Tema 021 - QUASE
BIOGRAFIA
RECEITA DE SUICÍDIO
Luís Valise

“Eu desconfio que o nosso caso está na hora de acabar
há um adeus em cada gesto, em cada olhar
mas nós não temos é coragem de falar...”

Esses versos tristes de Dolores Duran refletiam à perfeição o momento ruim que eu atravessava, e para o qual não via solução que não a saída trágica. Mas qual? Então lembrei-me dos conselhos da falecida Vó Naínha sobre esforços físicos após as refeições: - mortais. Depois de almoçar, nada de jogo de bola, brincar de piques ou queimada, e menos ainda “demorar no banheiro”. Pelo menos duas horas de descanso, que a digestão pede sossego e rede. Foi então que tomei a decisão que me levou a dizer que

 

“Saibam todos os que estiverem lendo este, que ninguém teve culpa a não ser eu mesmo; e que doravante assumo total responsabilidade pelo gesto tresloucado.

Como todo amor um dia chega ao fim, não havia por que neste caso ser diferente, tirante a fraqueza de carater deste que ora redige estas linhas.

Deixo também claro que não fui forçado ao amor, e se amei foi por minha deliberada e desejada intenção, não restando à ingrata outra culpa afora não ter-me enxotado quando me aproximei. Ao contrário, sua atitude denota a piedade de quem acolhe um cão faminto e abandonado.

Bem sei que meus amigos não a perdoarão, pois foram muitas as noites em que tiveram que suportar a felicidade do meu olhar, tão solitária nas mesas em que brindava seguidamente a conversão do ateu em amantíssimo.

Às ex-mulheres não restará outro sentimento que não o de asco e repulsa por essa cigana que soube encontrar a linha que me levou ao encantamento, porque assim estava escrito.

E a mim mesmo não ficou outro caminho que não este, já que viver sem a doce criatura seria o mesmo que ao antílope ver a leoa recusar-se à sua carne oferecida.

Em respeito aos que sempre me tiveram em consideração escolhi esta forma de partida, por ser a que menos marcas deixará, além de um provável sorriso no rosto inerte."

 

 

Para aumentar o remorso da desalmada escolhi nossa cantina preferida, e à mesma mesa de sempre fartei-me dos pães de linguiça com sardela. Em seguida, e em sua homenagem, tracei um espagueti à putanesca e ainda belisquei uns pedaços de perna de cabrito à toscana. Duas malzbier se encarregaram de deixar-me a um passo do desenlace.

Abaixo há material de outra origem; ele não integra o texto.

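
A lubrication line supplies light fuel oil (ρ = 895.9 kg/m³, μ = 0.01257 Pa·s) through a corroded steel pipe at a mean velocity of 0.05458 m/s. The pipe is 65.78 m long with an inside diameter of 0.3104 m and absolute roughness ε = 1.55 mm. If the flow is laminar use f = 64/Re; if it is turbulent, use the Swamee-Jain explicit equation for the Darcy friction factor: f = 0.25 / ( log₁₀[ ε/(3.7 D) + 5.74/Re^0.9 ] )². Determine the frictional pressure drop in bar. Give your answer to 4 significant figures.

Reynolds number Re = ρVD/μ = 895.9 · 0.05458 · 0.3104 / 0.0126 = 1207.
Re < 2300 → laminar flow, so f = 64/Re = 64/1207 = 0.053 (the turbulent correlation is not needed).
Darcy-Weisbach: ΔP = f(L/D)(ρV²/2) = 0.053·(65.78/0.3104)·(895.9·0.05458²/2) = 0.053·211.9·1.334 = 14.99 Pa.
ΔP = 14.99 Pa = 1.499×10^-4 bar.

ΔP ≈ 1.499×10^-4 bar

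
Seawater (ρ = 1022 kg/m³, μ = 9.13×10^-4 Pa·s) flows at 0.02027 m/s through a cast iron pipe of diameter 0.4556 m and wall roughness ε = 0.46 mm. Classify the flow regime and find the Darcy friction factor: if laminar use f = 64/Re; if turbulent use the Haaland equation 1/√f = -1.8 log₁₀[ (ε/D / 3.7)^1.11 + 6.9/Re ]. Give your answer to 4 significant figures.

Re = ρVD/μ = 1022·0.02027·0.4556/0.000913 = 1.034e+04.
Re > 4000 → turbulent. ε/D = 0.00046/0.4556 = 0.00101; Haaland: 1/√f = -1.8 log₁₀[0.000111 + 0.000667] = 5.596, so f = 0.03193.

f ≈ 0.03193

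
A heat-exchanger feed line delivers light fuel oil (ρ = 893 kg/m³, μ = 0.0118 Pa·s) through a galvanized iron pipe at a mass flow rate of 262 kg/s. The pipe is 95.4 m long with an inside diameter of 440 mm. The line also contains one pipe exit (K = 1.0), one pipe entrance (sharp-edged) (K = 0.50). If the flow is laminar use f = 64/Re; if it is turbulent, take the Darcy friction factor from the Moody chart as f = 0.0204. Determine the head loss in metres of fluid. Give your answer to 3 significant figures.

A = πD²/4 = π(0.44)²/4 = 0.1521 m²; mean velocity V = ṁ/(ρA) = 262/(893 · 0.1521) = 1.93 m/s.
Reynolds number Re = ρVD/μ = 893 · 1.93 · 0.44 / 0.0118 = 6.425e+04.
Re > 4000 → turbulent; use the Moody-chart value f = 0.0204.
Total minor-loss coefficient ΣK = 1·1 + 1·0.5 = 1.5.
ΔP = [f·L/D + ΣK]·(ρV²/2) = [0.0204·95.4/0.44 + 1.5]·(893·1.93²/2) = [4.423 + 1.5]·1662 = 9846 Pa.
Head loss h_f = ΔP/(ρg) = 9846/(893·9.81) = 1.12 m.

h_f ≈ 1.12 m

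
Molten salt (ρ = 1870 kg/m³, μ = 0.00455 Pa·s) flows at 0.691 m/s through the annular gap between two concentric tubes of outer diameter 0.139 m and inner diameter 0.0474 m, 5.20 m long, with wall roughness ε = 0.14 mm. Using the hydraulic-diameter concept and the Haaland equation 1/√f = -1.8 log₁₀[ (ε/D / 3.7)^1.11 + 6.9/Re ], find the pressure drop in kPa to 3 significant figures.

Hydraulic diameter D_h = 4A/P = D_o - D_i = 0.139 - 0.0474 = 0.0916 m.
Re = ρVD_h/μ = 1870·0.691·0.0916/0.00455 = 2.601e+04.
ε/D_h = 0.00014/0.0916 = 0.00153; Haaland gives 1/√f = -1.8 log₁₀[0.000175+0.000265] = 6.041, so f = 0.0274.
ΔP = f(L/D_h)(ρV²/2) = 0.0274·5.2/0.0916·446.4 = 694.5 Pa.
ΔP = 0.695 kPa.

ΔP ≈ 0.695 kPa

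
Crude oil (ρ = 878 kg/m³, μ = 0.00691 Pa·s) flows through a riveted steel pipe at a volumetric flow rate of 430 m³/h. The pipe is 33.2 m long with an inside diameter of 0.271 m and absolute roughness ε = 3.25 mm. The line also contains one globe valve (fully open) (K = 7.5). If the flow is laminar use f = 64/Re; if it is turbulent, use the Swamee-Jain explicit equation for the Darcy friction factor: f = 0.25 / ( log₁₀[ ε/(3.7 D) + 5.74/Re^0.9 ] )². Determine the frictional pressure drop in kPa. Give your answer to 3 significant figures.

ΔP ≈ 23.7 kPa

Q = 430 m³/h = 430/3600 = 0.1194 m³/s.
Cross-sectional area A = πD²/4 = π(0.271)²/4 = 0.05768 m²; mean velocity V = Q/A = 0.1194/0.05768 = 2.071 m/s.
Reynolds number Re = ρVD/μ = 878 · 2.071 · 0.271 / 0.00691 = 7.131e+04.
Re > 4000 → turbulent. Relative roughness ε/D = 0.00325/0.271 = 0.012. Swamee-Jain: f = 0.25/(log₁₀[0.012/3.7 + 5.74/7.131e+04^0.9])² = 0.25/(log₁₀[0.00324 + 0.000246])² = 0.25/(-2.458)² = 0.0414.
Total minor-loss coefficient ΣK = 1·7.5 = 7.5.
ΔP = [f·L/D + ΣK]·(ρV²/2) = [0.0414·33.2/0.271 + 7.5]·(878·2.071²/2) = [5.071 + 7.5]·1883 = 2.367e+04 Pa.
ΔP = 2.367e+04 Pa = 23.7 kPa.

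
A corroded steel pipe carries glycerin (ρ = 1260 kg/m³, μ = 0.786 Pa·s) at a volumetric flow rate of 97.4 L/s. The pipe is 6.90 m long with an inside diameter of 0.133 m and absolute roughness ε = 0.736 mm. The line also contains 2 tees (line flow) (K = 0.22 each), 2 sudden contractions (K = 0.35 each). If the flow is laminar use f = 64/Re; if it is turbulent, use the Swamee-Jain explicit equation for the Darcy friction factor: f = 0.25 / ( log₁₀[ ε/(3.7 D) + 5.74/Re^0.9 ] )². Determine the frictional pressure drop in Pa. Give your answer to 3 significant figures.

Q = 97.4 L/s = 97.4/1000 = 0.0974 m³/s.
Cross-sectional area A = πD²/4 = π(0.133)²/4 = 0.01389 m²; mean velocity V = Q/A = 0.0974/0.01389 = 7.011 m/s.
Reynolds number Re = ρVD/μ = 1260 · 7.011 · 0.133 / 0.786 = 1495.
Re < 2300 → laminar flow, so f = 64/Re = 64/1495 = 0.04282 (the turbulent correlation is not needed).
Total minor-loss coefficient ΣK = 2·0.22 + 2·0.35 = 1.14.
ΔP = [f·L/D + ΣK]·(ρV²/2) = [0.04282·6.9/0.133 + 1.14]·(1260·7.011²/2) = [2.221 + 1.14]·3.097e+04 = 1.041e+05 Pa.

ΔP ≈ 104000 Pa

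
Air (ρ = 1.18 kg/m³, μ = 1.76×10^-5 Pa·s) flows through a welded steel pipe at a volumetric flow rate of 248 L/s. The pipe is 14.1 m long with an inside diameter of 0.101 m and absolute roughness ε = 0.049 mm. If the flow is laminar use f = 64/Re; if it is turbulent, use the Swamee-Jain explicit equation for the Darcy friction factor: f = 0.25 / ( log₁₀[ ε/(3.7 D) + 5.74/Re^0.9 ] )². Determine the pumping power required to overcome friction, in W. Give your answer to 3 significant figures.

P ≈ 367 W

Q = 248 L/s = 248/1000 = 0.248 m³/s.
Cross-sectional area A = πD²/4 = π(0.101)²/4 = 0.008012 m²; mean velocity V = Q/A = 0.248/0.008012 = 30.95 m/s.
Reynolds number Re = ρVD/μ = 1.18 · 30.95 · 0.101 / 1.76e-05 = 2.096e+05.
Re > 4000 → turbulent. Relative roughness ε/D = 4.9e-05/0.101 = 0.000485. Swamee-Jain: f = 0.25/(log₁₀[0.000485/3.7 + 5.74/2.096e+05^0.9])² = 0.25/(log₁₀[0.000131 + 9.32e-05])² = 0.25/(-3.649)² = 0.01878.
Darcy-Weisbach: ΔP = f(L/D)(ρV²/2) = 0.01878·(14.1/0.101)·(1.18·30.95²/2) = 0.01878·139.6·565.3 = 1482 Pa.
Pumping power P = QΔP = 0.248·1482 = 367.5 W = 367 W.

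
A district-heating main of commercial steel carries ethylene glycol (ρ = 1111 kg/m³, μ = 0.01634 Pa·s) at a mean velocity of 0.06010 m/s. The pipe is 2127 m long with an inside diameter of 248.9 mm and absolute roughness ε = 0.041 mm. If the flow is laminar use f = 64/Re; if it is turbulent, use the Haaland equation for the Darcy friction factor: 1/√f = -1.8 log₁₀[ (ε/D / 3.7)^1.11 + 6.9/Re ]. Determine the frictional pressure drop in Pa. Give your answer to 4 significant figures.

Reynolds number Re = ρVD/μ = 1111 · 0.0601 · 0.2489 / 0.0163 = 1017.
Re < 2300 → laminar flow, so f = 64/Re = 64/1017 = 0.06292 (the turbulent correlation is not needed).
Darcy-Weisbach: ΔP = f(L/D)(ρV²/2) = 0.06292·(2127/0.2489)·(1111·0.0601²/2) = 0.06292·8546·2.006 = 1079 Pa.

ΔP ≈ 1079 Pa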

Para o passo derradeiro um táxi levou-me rapidamente ao endereço da deslumbrante. Do elevador chamei-a pelo celular e disse a nossa senha: - querida, cheguei! A porta já estava aberta e ela me esperava com a maquiagem que não escondia os olhos inchados. Sobre a mesa, pequenos maços de cartas e fotos que combináramos destrocar. Aceitei a mão estendida em cumprimento e arrastei-a em direção à cozinha. Antes que pudesse perguntar-me qualquer coisa, sentei-a sobre a pia e beijei-a na boca. Por entre os olhos semi-cerrados vi seus olhos abertos em espanto. Como sempre seu cheiro deixou-me excitado e num segundo minha paixão liberta procurou o ansiado caminho por entre suas roupas afastadas. Em posição de ataque e já nas bordas da trincheira ouvi a voz atônita: O quê é isso?! – A saideira, respondi. E entrei.

Procurei pelo fim curto, grosso e definitivo. Mas ela me alcançou e quando eu estava por um tantinho ela gemia me mata!, me mata!

Quando recuperei o tino estava nas pontas dos pés, arqueado como vara de berimbau e aí senti o primeiro espasmo, violento, que me fez curvar-me ao meio. Deixei-me cair no chão da cozinha e as dores aumentaram. Ouvi meus próprios gemidos e pude ver o desespero na cara da santa que perguntava o que foi, o que foi? Mal pude responder: - cãimbras! Nas duas pernas! Senti minhas calças serem puxadas para baixo com violência e fui massageado com firmeza e vinagre.

Depois de alguns minutos a dor passara e eu continuava deitado no chão, com a cabeça pousada em suas coxas, e os olhos fechados, morto de vergonha. Assim, sem ver o rosto da valquíria, ouvi um conselho ou um pedido:

- Da próxima vez deixa que eu preparo a última ceia. Depois, podemos fazer juntos um hara-kiri. Na cama, Abelardo. Na cama.